Race Card In Spades

I generally don't pay much attention to the Seattle Times Northwest Life section, but I was on the toilet and there was the section, so I opened it and ran into Florangela Davila's first-person article on the inevitable potential departure of the Sonics. Davila is the paper's former race reporter, and you'd think she would have finely hewed sensibilities about race in Seattle. You'd be wrong:

A result if the Sonics leave Seattle: One less ethnic mainstay where different races merrily, casually, intersect. Yes, that'll make some of you squirm. But people of color get me. We've been there: Walk in a room, count the number of other people of color, sigh or, in some cases, swoon.

OK, so let's see if I've got this right: The crowd in a room is only acceptable/cool/swoonable to people of color if there are enough other people of color in the room.
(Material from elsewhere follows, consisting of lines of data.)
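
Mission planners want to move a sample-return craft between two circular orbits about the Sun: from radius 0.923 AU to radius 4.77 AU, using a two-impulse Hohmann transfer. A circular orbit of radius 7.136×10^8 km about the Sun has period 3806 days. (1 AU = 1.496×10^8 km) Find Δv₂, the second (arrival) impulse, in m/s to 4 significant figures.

Δv₂ = 5871 m/s

From Kepler's third law T² = 4π²r³/μ at r = 7.136×10^8 km, T = 3806 days = 3806 × 86400 s = 3.288384×10^8 s: μ = 4π²r³/T² = 1.32666×10^11 km³/s².
In km: r₁ = 0.923 × 1.496×10^8 = 1.380808×10^8 km; r₂ = 4.77 × 1.496×10^8 = 7.13592×10^8 km.
Transfer-ellipse semi-major axis a_t = (r₁ + r₂)/2 = (1.380808×10^8 + 7.13592×10^8)/2 = 4.258364×10^8 km.
On the circular orbit at r = 7.13592×10^8 km, v_c = √(μ/r) = 13.635 km/s.
Vis-viva on the transfer ellipse at r = 7.13592×10^8 km gives v_t = √[μ(2/r − 1/a_t)] = 7.7643 km/s.
Δv₂ = |v_t − v_c| = |7.7643 − 13.635| = 5.871 km/s.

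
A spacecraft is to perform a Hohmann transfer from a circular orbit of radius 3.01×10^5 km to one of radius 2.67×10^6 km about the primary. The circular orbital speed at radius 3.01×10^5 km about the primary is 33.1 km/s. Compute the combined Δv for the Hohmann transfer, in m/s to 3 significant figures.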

Isn't that a little bit racist for people of color who sometimes imagine see "oppression" in the smallest of glances from white people—to make assumptions about people's characters because of the racial composition in a room? Last time I checked, prejudice is prejudice, but I'm glad a Times reporter is at least being honest about her bullshit biased assumptions when she goes out to cover civic events.

Another bit of oddness in the piece:

If the Sonics leave, tell me, what other cultural institution features as many African Americans on such a grand scale? Pacific Northwest Ballet—as much as I like going—hardly. The Mariners, not quite. Dance Theater of Harlem and Alvin Ailey only land in Seattle every couple of years.

OK, I'll tell you, Florangela: the Seattle Seahawks, the UW Huskies football team, the UW Huskies basketball team!